Another option might be using a macro to convert the Track Changes in a Word document to strike-throughs and coloured text. It’s a shame Word doesn’t do this automatically, but a quick search revealed some macros online to do this (unfortunately they were all in Windows Visual Basic, though…).

All the best,
Keith

Word macros run on the Mac version (except 2008). I imagine too you could do the same thing using Nisus and its Perl macro features (I recall Keith saying once he wished everyone used Nisus) but I don’t have a copy to try it.

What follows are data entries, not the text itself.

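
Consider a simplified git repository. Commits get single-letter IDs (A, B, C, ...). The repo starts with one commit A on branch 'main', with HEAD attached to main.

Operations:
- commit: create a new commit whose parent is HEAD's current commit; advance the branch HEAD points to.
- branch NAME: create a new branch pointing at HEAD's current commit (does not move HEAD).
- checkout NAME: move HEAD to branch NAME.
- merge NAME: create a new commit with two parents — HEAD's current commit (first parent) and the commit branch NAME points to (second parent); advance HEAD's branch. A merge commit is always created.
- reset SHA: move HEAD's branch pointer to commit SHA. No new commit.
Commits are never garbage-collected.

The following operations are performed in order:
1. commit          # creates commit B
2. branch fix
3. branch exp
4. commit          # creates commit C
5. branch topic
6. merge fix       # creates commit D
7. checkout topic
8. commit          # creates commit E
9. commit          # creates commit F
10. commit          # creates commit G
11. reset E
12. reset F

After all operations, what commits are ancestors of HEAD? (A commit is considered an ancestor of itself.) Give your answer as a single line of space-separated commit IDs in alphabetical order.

After op 1 (commit): HEAD=main@B [main=B]
After op 2 (branch): HEAD=main@B [fix=B main=B]
After op 3 (branch): HEAD=main@B [exp=B fix=B main=B]
After op 4 (commit): HEAD=main@C [exp=B fix=B main=C]
After op 5 (branch): HEAD=main@C [exp=B fix=B main=C topic=C]
After op 6 (merge): HEAD=main@D [exp=B fix=B main=D topic=C]
After op 7 (checkout): HEAD=topic@C [exp=B fix=B main=D topic=C]
After op 8 (commit): HEAD=topic@E [exp=B fix=B main=D topic=E]
After op 9 (commit): HEAD=topic@F [exp=B fix=B main=D topic=F]
After op 10 (commit): HEAD=topic@G [exp=B fix=B main=D topic=G]
After op 11 (reset): HEAD=topic@E [exp=B fix=B main=D topic=E]
After op 12 (reset): HEAD=topic@F [exp=B fix=B main=D topic=F]

Answer: A B C E F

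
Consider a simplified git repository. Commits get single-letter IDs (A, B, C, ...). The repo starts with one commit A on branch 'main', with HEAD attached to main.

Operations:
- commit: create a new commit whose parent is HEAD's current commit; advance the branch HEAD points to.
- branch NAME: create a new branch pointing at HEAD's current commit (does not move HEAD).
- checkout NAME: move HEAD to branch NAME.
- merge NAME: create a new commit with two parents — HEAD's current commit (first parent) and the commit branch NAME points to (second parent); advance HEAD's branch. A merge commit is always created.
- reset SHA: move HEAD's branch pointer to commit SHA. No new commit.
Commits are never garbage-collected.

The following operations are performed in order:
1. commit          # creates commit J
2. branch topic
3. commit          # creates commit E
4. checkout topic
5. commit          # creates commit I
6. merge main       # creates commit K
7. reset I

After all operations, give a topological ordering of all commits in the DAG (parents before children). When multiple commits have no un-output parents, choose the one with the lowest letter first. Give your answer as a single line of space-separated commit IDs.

After op 1 (commit): HEAD=main@J [main=J]
After op 2 (branch): HEAD=main@J [main=J topic=J]
After op 3 (commit): HEAD=main@E [main=E topic=J]
After op 4 (checkout): HEAD=topic@J [main=E topic=J]
After op 5 (commit): HEAD=topic@I [main=E topic=I]
After op 6 (merge): HEAD=topic@K [main=E topic=K]
After op 7 (reset): HEAD=topic@I [main=E topic=I]
commit A: parents=[]
commit E: parents=['J']
commit I: parents=['J']
commit J: parents=['A']
commit K: parents=['I', 'E']

Answer: A J E I K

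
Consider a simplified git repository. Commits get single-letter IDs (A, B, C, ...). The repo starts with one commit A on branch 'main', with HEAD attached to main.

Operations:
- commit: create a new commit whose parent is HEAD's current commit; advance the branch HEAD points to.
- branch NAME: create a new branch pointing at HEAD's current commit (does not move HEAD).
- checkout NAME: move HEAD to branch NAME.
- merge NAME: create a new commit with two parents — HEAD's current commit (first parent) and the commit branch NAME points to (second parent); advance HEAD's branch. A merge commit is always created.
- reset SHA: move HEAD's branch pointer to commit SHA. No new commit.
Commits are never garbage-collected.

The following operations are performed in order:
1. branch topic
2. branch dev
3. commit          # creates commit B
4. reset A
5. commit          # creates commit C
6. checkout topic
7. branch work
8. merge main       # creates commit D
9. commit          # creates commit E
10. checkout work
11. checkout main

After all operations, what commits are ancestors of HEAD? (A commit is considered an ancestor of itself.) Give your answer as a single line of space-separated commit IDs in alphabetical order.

Answer: A C

Derivation:
After op 1 (branch): HEAD=main@A [main=A topic=A]
After op 2 (branch): HEAD=main@A [dev=A main=A topic=A]
After op 3 (commit): HEAD=main@B [dev=A main=B topic=A]
After op 4 (reset): HEAD=main@A [dev=A main=A topic=A]
After op 5 (commit): HEAD=main@C [dev=A main=C topic=A]
After op 6 (checkout): HEAD=topic@A [dev=A main=C topic=A]
After op 7 (branch): HEAD=topic@A [dev=A main=C topic=A work=A]
After op 8 (merge): HEAD=topic@D [dev=A main=C topic=D work=A]
After op 9 (commit): HEAD=topic@E [dev=A main=C topic=E work=A]
After op 10 (checkout): HEAD=work@A [dev=A main=C topic=E work=A]
After op 11 (checkout): HEAD=main@C [dev=A main=C topic=E work=A]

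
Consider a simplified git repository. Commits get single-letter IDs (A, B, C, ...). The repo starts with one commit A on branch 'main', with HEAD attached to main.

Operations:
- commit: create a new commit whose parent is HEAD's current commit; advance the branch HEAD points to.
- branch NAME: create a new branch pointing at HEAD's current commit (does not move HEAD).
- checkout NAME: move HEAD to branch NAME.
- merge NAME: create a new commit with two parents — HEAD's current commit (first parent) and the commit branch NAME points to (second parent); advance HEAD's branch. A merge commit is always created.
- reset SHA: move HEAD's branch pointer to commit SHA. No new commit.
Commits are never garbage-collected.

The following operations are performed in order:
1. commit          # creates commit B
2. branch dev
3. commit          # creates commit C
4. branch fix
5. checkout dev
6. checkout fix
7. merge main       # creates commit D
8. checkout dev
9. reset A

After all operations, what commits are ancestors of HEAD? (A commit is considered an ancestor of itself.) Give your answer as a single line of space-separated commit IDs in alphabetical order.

Answer: A

Derivation:
After op 1 (commit): HEAD=main@B [main=B]
After op 2 (branch): HEAD=main@B [dev=B main=B]
After op 3 (commit): HEAD=main@C [dev=B main=C]
After op 4 (branch): HEAD=main@C [dev=B fix=C main=C]
After op 5 (checkout): HEAD=dev@B [dev=B fix=C main=C]
After op 6 (checkout): HEAD=fix@C [dev=B fix=C main=C]
After op 7 (merge): HEAD=fix@D [dev=B fix=D main=C]
After op 8 (checkout): HEAD=dev@B [dev=B fix=D main=C]
After op 9 (reset): HEAD=dev@A [dev=A fix=D main=C]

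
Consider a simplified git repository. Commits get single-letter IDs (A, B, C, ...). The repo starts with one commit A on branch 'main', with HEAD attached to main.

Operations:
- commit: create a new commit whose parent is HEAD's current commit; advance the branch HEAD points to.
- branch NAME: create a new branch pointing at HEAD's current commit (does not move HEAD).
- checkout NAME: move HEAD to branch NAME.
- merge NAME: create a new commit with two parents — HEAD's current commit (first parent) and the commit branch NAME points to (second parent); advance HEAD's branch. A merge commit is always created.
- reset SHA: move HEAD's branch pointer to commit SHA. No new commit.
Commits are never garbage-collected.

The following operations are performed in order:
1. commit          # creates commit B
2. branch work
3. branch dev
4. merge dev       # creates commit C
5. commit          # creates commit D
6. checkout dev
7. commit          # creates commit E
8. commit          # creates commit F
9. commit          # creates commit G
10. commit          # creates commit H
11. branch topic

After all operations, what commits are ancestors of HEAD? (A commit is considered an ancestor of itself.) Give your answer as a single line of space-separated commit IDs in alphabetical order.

After op 1 (commit): HEAD=main@B [main=B]
After op 2 (branch): HEAD=main@B [main=B work=B]
After op 3 (branch): HEAD=main@B [dev=B main=B work=B]
After op 4 (merge): HEAD=main@C [dev=B main=C work=B]
After op 5 (commit): HEAD=main@D [dev=B main=D work=B]
After op 6 (checkout): HEAD=dev@B [dev=B main=D work=B]
After op 7 (commit): HEAD=dev@E [dev=E main=D work=B]
After op 8 (commit): HEAD=dev@F [dev=F main=D work=B]
After op 9 (commit): HEAD=dev@G [dev=G main=D work=B]
After op 10 (commit): HEAD=dev@H [dev=H main=D work=B]
After op 11 (branch): HEAD=dev@H [dev=H main=D topic=H work=B]

Answer: A B E F G H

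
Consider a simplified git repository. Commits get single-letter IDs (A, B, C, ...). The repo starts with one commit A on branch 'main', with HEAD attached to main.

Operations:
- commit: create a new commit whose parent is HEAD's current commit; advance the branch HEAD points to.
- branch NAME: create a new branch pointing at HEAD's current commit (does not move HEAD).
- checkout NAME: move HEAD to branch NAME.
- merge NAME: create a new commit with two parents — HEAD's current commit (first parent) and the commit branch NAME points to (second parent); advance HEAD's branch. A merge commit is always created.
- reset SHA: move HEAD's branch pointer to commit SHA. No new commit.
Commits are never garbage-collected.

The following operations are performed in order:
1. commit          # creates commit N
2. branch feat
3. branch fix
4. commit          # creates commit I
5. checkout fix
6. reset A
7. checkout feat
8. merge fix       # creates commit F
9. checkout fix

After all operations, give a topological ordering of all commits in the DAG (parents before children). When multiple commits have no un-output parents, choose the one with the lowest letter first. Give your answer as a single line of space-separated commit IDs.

After op 1 (commit): HEAD=main@N [main=N]
After op 2 (branch): HEAD=main@N [feat=N main=N]
After op 3 (branch): HEAD=main@N [feat=N fix=N main=N]
After op 4 (commit): HEAD=main@I [feat=N fix=N main=I]
After op 5 (checkout): HEAD=fix@N [feat=N fix=N main=I]
After op 6 (reset): HEAD=fix@A [feat=N fix=A main=I]
After op 7 (checkout): HEAD=feat@N [feat=N fix=A main=I]
After op 8 (merge): HEAD=feat@F [feat=F fix=A main=I]
After op 9 (checkout): HEAD=fix@A [feat=F fix=A main=I]
commit A: parents=[]
commit F: parents=['N', 'A']
commit I: parents=['N']
commit N: parents=['A']

Answer: A N F I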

For collaboration, I really like CriticMarkup, which is baked into MultiMarkdown 4 and later. I’m not sure how Scrivener would handle MMD docs though with CM syntax - I’ve been meaning to give it a try - and much as I personally love Markdown, most of the world does not agree so your best bet, to paraphrase Keith, is to work with Word and kick it in nuts until it does what you and your workflow demands.

Yes, I’ve been trying to work with Word and kicking it in the nuts for years !!!

There is zero chance of weaning my editor away from Word, so will start kicking again and see what happens.